For almost two years, it has been an article of faith that the only way out of this Covid pandemic is mass vaccination.

On the surface, this has looked to be a plausible claim. It has been repeatedly and forcefully endorsed by public health officials and medical experts. Most people have been happy to go along with it, if not positively embrace it. Unsurprisingly, the result was the creation of an unvaccinated minority who have been subjected to accusations of selfishness, ‘anti-scientism’, and ostracised from society to varying degrees.

As one blogger put it, the unvaccinated ‘have cooties’. 

The unvaccinated, in turn, haven’t held back from judging those who have judged them. They are genuinely bewildered as to how erstwhile sceptics of both Big Pharma and government integrity have been so eager to be injected with the former’s rushed product on the say-so of the latter. This led the unvaccinated to parody their accusers as sheep (‘sheeple’), blindly following authority to the Orwellian stage where they hold two contradictory beliefs: the vaccines are ‘safe and effective’ and the unvaccinated pose a life and death risk to the vaccinated. 

Dr Robert M. Rennebohm is a retired paediatrician who wants to help with this unhappy situation that is straining, if not destroying, friendships and families.

He believes he can do this by passing on the clarity he achieved by spending the last two years deepening his understanding of the complexities of the human immune system. To this end, he has released An Open Letter to Parents and Paediatricians Regarding Covid Vaccination, which has been received as a masterpiece exposition of a highly complex subject. While the letter itself is 121 pages, the 10-page summary provides substantial illumination of the issues at stake and requires no more than an hour or so of focused attention. You can also listen to Rennebohm interviewed here.

As Rennebohm sees it – leaving aside the overwhelming media support for the official narrative – one reason for the impasse between supporters and opponents of Covid vaccine policy is that it depends on scientific questions which are beyond most of us. Consequently, those who accept vaccine mandates usually do so on the basis of authority, while those who reject them argue from a fundamental human rights framework along with the general risks of a product without the usual ten-year safety profile.

The two sides are talking past each other, both failing to address the core issue.

The core issue is whether mass vaccination was (and is) the ‘only way’ out of the pandemic. It is a fundamental question because the extent to which mass vaccination is for the greater good is the extent to which there is a case for weakening human rights and accepting the risks of vaccination. But this is a question of virology and immunology that can’t be addressed without a basic grasp of the relevant science.

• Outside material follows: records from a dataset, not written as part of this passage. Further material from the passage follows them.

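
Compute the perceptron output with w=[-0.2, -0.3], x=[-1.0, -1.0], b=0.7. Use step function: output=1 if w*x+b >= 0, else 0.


z = w . x + b
= -0.2*-1.0 + -0.3*-1.0 + 0.7
= 0.2 + 0.3 + 0.7
= 0.5 + 0.7
= 1.2
Since z = 1.2 >= 0, output = 1

1


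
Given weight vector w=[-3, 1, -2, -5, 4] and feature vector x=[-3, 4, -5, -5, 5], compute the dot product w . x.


Element-wise products:
-3 * -3 = 9
1 * 4 = 4
-2 * -5 = 10
-5 * -5 = 25
4 * 5 = 20
Sum = 9 + 4 + 10 + 25 + 20
= 68

68


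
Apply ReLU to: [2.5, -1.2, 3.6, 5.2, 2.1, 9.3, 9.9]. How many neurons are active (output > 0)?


ReLU(x) = max(0, x) for each element:
ReLU(2.5) = 2.5
ReLU(-1.2) = 0
ReLU(3.6) = 3.6
ReLU(5.2) = 5.2
ReLU(2.1) = 2.1
ReLU(9.3) = 9.3
ReLU(9.9) = 9.9
Active neurons (>0): 6

6


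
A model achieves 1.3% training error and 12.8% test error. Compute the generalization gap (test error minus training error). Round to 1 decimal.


Generalization gap = test_error - train_error
= 12.8 - 1.3
= 11.5%
A large gap suggests overfitting.

11.5


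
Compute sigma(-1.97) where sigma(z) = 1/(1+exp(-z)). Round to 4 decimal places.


sigmoid(z) = 1 / (1 + exp(-z))
exp(-(-1.97)) = exp(1.97) = 7.1707
1 + 7.1707 = 8.1707
1 / 8.1707 = 0.1224

0.1224


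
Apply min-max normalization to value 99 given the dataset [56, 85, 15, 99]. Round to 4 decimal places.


Min = 15, Max = 99
Range = 99 - 15 = 84
Scaled = (x - min) / (max - min)
= (99 - 15) / 84
= 84 / 84
= 1.0000

1.0000


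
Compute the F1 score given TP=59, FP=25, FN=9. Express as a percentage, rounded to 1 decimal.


Precision = TP / (TP + FP) = 59 / 84 = 0.7024
Recall = TP / (TP + FN) = 59 / 68 = 0.8676
F1 = 2 * P * R / (P + R)
= 2 * 0.7024 * 0.8676 / (0.7024 + 0.8676)
= 1.2188 / 1.57
= 0.7763
As percentage: 77.6%

77.6


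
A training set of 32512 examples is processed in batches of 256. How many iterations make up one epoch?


Iterations per epoch = dataset_size / batch_size
= 32512 / 256
= 127

127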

Rennebohm’s ‘Open Letter’ enables this bridge to be crossed by comparing the scientific support for the official policy with that for a significant dissenting view. 

This is where things could become confronting for adherents to the mainstream, as they did for Rennebohm himself when he delved more deeply into the science.

The counter-narrative he examines in his letter has been advanced by the virologist Geert Vanden Bossche, well known to those who venture down the ‘rabbit hole’ of alternative media, but referred to in the mainstream media only as ‘misinformation’. Vanden Bossche’s thesis – argued with some passion – is that mass vaccination with imperfect vaccines (the only ones we have for respiratory viruses of this nature) and undertaken in the middle of a pandemic has been, and will continue to be, disastrous. The strategy is counterproductive, both for individuals and for the course of the pandemic – for individuals because it erodes natural immunity, and for the evolution of the pandemic because it enables the continual selection of variants that escape the vaccine. Moreover, the two factors compound each other. Mass vaccination, he maintains, makes the situation immeasurably worse. 

This is a confronting idea if Vanden Bossche is right. As laid out by Rennebohm, the science suggests that he could be. More accurately, his argument has scientific support despite the prevailing narrative.

The implication is clear. Far from the world having experienced a pandemic of the unvaccinated, the reverse is the case – the pandemic has been prolonged by mass vaccination, and the overall health of the population would have been better served had a significant majority remained unvaccinated. The demonisation of the unvaccinated as socially irresponsible has no scientific basis.

While the experience of the last two years largely supports Vanden Bossche’s analysis, his work and that of others who argue to a similar conclusion, will remain unaddressed because the official policy is defended on the unverifiable ground that things ‘would have been much worse’ had it not been pursued. In this context, Rennebohm’s role is simply that of bringing Vanden Bossche’s work to the attention of the public.

The objective of Rennebohm’s exercise in basic science education is not to train citizen scientists, but to put some genuine and accessible information into the ‘informed consent’ theoretically required of the vaccinated. For the unvaccinated, his ‘Open Letter’ provides vindication. The wider hope is for some kind of reconciliation for those whose friendships and family relationships have been soured or disrupted.